アントニオウさんは、自身が10代のときに、ギリシャ系とトルコ系のキプロス人20名が集って行った国際平和キャンプに参加し、貴重な経験を得ることができたそうです。「10代の若者からなるグループが輪になって、今まで敵同士だった相手に関する負のイメージ、または“よそ者”への恐怖を解消しようと話し合いをしたのです」
この経験を通じて、アントニオウさんは紛争の原因について深く考えるようになりました。
「真実とはパズルのようなものです。争い合う二者がそれぞれ別のパズルの断片を手にしてものごとを考えていては、全体像を把握することなど到底無理です」とアントニオウさん。「ある時私は、争いを引き起こす考えや認識が教育に由来するということに気付きました。それから私は新たな人生の目標を立て、教育学を追求して教育システムにおける変化の立役者になろうと決心しました」
アントニオウさんはその後、キプロスの平和構築を目指す非政府組織に加わり、自身が10代のときに参加した平和キャンプの開催に、若者と一緒になって取り組むようになりました。
「二つに分断されたキプロスの双方の若者が、交流と話し合いを通じて、私がかつて学んだことと同じことを感じ取ることができるよう、年月をかけて数々のプロジェクトを実施しました」とアントニオウさん。
アントニオウさんは自身の活動を通じて、平和を構築していくために教育と社会正義の二つに重点を置いてきました。

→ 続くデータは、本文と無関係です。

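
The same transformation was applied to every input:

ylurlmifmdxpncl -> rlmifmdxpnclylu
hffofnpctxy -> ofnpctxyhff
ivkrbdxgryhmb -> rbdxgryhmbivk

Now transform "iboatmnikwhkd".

Rule — move the first 3 characters to the end (rotate left by 3).
On "iboatmnikwhkd" that produces "atmnikwhkdibo".

atmnikwhkdibo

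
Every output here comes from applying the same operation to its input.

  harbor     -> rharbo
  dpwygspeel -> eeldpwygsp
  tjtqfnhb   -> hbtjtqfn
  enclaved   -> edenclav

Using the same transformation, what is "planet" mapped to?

The transformation: move the first 2 characters to the end (rotate left by 2), then swap the front and back halves of the string.
Applying both steps to "planet": "anetpl", then "tplane".

tplane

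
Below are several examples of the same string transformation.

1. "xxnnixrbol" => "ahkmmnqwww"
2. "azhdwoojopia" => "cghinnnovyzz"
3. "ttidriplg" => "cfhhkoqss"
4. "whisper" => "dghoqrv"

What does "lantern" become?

dkmmqsz

Looking at the pairs, the operation is to shift every letter 1 place backward in the alphabet (wrapping around), then sort the characters into alphabetical order.
On "lantern": the first step gives "kzmsdqm", and the second then gives "dkmmqsz".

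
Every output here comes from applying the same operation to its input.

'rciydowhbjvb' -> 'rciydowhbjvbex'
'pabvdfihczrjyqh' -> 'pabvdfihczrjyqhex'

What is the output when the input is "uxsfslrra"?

The rule is to append "ex".
Applying that to "uxsfslrra" gives "uxsfslrraex".

uxsfslrraex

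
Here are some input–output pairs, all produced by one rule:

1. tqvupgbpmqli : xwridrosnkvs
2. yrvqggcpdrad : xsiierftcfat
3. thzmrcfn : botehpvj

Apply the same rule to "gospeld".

The pattern: move the first 2 characters to the end (rotate left by 2), then shift every letter 2 places forward in the alphabet (wrapping around).
On "gospeld": the first step gives "speldgo", and the second then gives "urgnfiq".

urgnfiq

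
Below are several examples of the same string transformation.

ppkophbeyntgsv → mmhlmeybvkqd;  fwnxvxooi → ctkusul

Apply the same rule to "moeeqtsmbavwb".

jlbbnqpjyxs

What's happening: delete the last 2 characters, then shift every letter 3 places backward in the alphabet (wrapping around).
"moeeqtsmbavwb" → "moeeqtsmbav" → "jlbbnqpjyxs".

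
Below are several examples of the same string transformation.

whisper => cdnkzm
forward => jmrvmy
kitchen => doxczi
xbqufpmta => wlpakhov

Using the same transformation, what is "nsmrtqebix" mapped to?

nhmolzwds

What's happening: shift every letter 5 places backward in the alphabet (wrapping around), then delete the first character.
Applying both steps to "nsmrtqebix": "inhmolzwds", then "nhmolzwds".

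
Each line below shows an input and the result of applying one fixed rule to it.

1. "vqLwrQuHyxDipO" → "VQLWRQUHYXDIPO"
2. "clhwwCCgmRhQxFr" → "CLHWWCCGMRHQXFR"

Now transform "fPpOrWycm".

FPPORWYCM

In each case the input is transformed by: convert every letter to uppercase.
Applying that to "fPpOrWycm" gives "FPPORWYCM".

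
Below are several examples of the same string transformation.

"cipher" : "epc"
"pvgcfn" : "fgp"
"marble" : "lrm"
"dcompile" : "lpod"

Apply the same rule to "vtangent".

ngav

The transformation: keep every other character starting from the first (positions 1st, 3rd, 5th, ...), then reverse the string.
On "vtangent": the first step gives "vagn", and the second then gives "ngav".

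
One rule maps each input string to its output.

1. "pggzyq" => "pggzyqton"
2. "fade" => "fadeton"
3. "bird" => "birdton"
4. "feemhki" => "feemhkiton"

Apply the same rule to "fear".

fearton

In each case the input is transformed by: append "ton".
So "fear" becomes "fearton".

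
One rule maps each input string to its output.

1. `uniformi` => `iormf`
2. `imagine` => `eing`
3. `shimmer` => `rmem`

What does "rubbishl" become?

Each output is the input with this applied: delete the first 3 characters, then swap the first and last characters.
"rubbishl" → "bishl" → "lishb".

lishb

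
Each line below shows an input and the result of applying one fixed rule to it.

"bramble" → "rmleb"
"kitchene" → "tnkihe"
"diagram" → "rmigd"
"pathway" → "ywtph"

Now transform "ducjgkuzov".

Looking at the pairs, the operation is to sort the characters into reverse alphabetical order, then delete the last 2 characters.
On "ducjgkuzov": the first step gives "zvuuokjgdc", and the second then gives "zvuuokjg".

zvuuokjg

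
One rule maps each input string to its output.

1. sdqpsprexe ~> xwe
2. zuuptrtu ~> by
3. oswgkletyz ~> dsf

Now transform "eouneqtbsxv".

Looking at the pairs, the operation is to shift every letter 7 places forward in the alphabet (wrapping around), then keep one character in every 3, starting at position 3 (positions 3rd, 6th, 9th, ...).
For "eouneqtbsxv", step one produces "lvbulxaizec"; step two turns that into "bxz".

bxz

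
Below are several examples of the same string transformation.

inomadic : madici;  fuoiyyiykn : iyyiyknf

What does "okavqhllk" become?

What's happening: move the first 3 characters to the end (rotate left by 3), then delete the last 2 characters.
Applying both steps to "okavqhllk": "vqhllkoka", then "vqhllko".

vqhllko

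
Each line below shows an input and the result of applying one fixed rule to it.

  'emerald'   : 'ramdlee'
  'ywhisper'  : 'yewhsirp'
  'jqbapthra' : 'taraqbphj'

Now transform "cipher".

What's happening: sort the characters into reverse alphabetical order, then take characters alternately from the front and the back (1st, last, 2nd, 2nd-last, ...).
Starting from "cipher": after the first operation, "rpihec"; after the second, "rcpeih".

rcpeih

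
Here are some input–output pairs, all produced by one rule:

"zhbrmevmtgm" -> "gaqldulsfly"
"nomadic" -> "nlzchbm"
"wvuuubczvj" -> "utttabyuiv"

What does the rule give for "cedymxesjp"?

The rule is to move the first character to the end, then shift every letter 1 place backward in the alphabet (wrapping around).
So "cedymxesjp" becomes "dcxlwdriob".

dcxlwdriob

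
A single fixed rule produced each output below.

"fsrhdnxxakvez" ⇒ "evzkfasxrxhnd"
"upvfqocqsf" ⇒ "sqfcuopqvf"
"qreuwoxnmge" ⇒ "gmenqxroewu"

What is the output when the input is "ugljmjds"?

djsmujgl

Each output is the input with this applied: move the last 2 characters to the front (rotate right by 2), then take characters alternately from the front and the back (1st, last, 2nd, 2nd-last, ...).
Working it through for "ugljmjds": intermediate "dsugljmj", final "djsmujgl".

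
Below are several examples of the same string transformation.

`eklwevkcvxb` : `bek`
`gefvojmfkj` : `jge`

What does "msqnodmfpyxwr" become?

rms

In each case the input is transformed by: move the last character to the front, then keep only the first 3 characters.
Starting from "msqnodmfpyxwr": after the first operation, "rmsqnodmfpyxw"; after the second, "rms".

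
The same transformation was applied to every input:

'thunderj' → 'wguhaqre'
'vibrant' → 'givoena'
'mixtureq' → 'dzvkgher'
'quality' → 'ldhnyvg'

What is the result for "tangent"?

The rule is to shift every letter 13 places forward in the alphabet (wrapping around) — i.e. ROT13, then move the last character to the front.
On "tangent": the first step gives "gnatrag", and the second then gives "ggnatra".

ggnatra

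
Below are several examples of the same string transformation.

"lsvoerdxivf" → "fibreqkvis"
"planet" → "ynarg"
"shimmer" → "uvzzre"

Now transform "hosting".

bfgvat

The transformation: delete the first character, then shift every letter 13 places forward in the alphabet (wrapping around) — i.e. ROT13.
"hosting" → "osting" → "bfgvat".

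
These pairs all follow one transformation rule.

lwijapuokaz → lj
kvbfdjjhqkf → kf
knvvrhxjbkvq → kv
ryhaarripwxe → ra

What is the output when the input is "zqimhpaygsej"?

zm

The rule is to keep one character in every 3, starting at position 1 (positions 1st, 4th, 7th, ...), then keep only the first 2 characters.
"zqimhpaygsej" → "zmas" → "zm".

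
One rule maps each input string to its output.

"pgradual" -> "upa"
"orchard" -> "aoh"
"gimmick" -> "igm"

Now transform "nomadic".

The rule is to move the last 3 characters to the front (rotate right by 3), then keep one character in every 3, starting at position 1 (positions 1st, 4th, 7th, ...).
Working it through for "nomadic": intermediate "dicnoma", final "dna".

dna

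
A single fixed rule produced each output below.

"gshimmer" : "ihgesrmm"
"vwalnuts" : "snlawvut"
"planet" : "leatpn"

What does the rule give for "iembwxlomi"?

liiebxwomm

The rule is to sort the characters into reverse alphabetical order, then swap the front and back halves of the string.
On "iembwxlomi" that produces "liiebxwomm".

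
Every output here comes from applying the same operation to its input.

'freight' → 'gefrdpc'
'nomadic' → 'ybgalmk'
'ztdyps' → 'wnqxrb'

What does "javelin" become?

The transformation: shift every letter 2 places backward in the alphabet (wrapping around), then move the first 3 characters to the end (rotate left by 3).
For "javelin", step one produces "hytcjgl"; step two turns that into "cjglhyt".

cjglhyt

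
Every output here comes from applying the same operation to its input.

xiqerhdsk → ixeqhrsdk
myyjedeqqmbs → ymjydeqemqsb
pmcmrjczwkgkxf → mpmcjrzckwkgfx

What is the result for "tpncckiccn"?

ptcnkccinc

The pattern: swap each adjacent pair of characters (1↔2, 3↔4, ...).
Doing the same to "tpncckiccn": "ptcnkccinc".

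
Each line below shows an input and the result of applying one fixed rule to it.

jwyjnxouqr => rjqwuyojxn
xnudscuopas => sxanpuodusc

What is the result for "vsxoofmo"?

The rule is to take characters alternately from the front and the back (1st, last, 2nd, 2nd-last, ...), then swap each adjacent pair of characters (1↔2, 3↔4, ...).
Applying both steps to "vsxoofmo": "vosmxfoo", then "ovmsfxoo".

ovmsfxoo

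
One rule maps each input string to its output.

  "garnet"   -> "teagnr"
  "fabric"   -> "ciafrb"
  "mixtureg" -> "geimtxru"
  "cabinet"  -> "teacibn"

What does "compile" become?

elocpmi

What's happening: move the last 2 characters to the front (rotate right by 2), then swap each adjacent pair of characters (1↔2, 3↔4, ...).
Applying both steps to "compile": "lecompi", then "elocpmi".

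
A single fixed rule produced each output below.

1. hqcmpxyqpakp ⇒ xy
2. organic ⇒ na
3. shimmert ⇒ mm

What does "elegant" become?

ag

Looking at the pairs, the operation is to take characters alternately from the front and the back (1st, last, 2nd, 2nd-last, ...), then keep only the last 2 characters.
"elegant" → "etlneag" → "ag".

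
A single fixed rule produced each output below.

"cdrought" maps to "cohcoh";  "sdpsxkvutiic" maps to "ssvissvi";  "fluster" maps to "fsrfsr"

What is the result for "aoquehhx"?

The rule is to keep one character in every 3, starting at position 1 (positions 1st, 4th, 7th, ...), then write the whole string twice.
Starting from "aoquehhx": after the first operation, "auh"; after the second, "auhauh".

auhauh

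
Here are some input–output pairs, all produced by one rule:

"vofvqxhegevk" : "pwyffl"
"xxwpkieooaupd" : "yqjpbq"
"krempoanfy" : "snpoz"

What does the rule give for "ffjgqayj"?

The transformation: shift every letter 1 place forward in the alphabet (wrapping around), then keep every other character starting from the second (positions 2nd, 4th, 6th, ...).
Working it through for "ffjgqayj": intermediate "ggkhrbzk", final "ghbk".

ghbk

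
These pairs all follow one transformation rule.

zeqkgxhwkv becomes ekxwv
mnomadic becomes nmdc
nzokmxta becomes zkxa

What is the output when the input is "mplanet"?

Each output is the input with this applied: keep every other character starting from the second (positions 2nd, 4th, 6th, ...).
On "mplanet" that produces "pae".

pae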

「社会的な平和ができていない状況で政治的な和解をしても、そう長くは続かないでしょう」
ニコシア・サラミス・ロータリー・クラブ(キプロス)の支援を受け、平和フェローとしての研究を重ねてきたことにより、社会正義を育んでいくための教育基盤を作ることができたとアントニオウさんは述べます。また、平和の構築を同じく目標に掲げるロータリーが、いかにキプロスの平和構築に貢献してきたかをアントニオウさんは説明します。「現在、北と南それぞれの地域に位置した二つのクラブが、会長エレクトのための研修を行い、一緒になって催し物をしようと英語で話し合いを続けています」
アントニオウさんは大会中、スコット・ラングさん、シェリル・ハバート、レイモンド・ヒマさんの3人の学友とともに、平和構築を主題とした分科会に参加しました。また、友愛の家に設置された元平和フェローに関するブースに、ロータリアンが絶え間なく訪れました。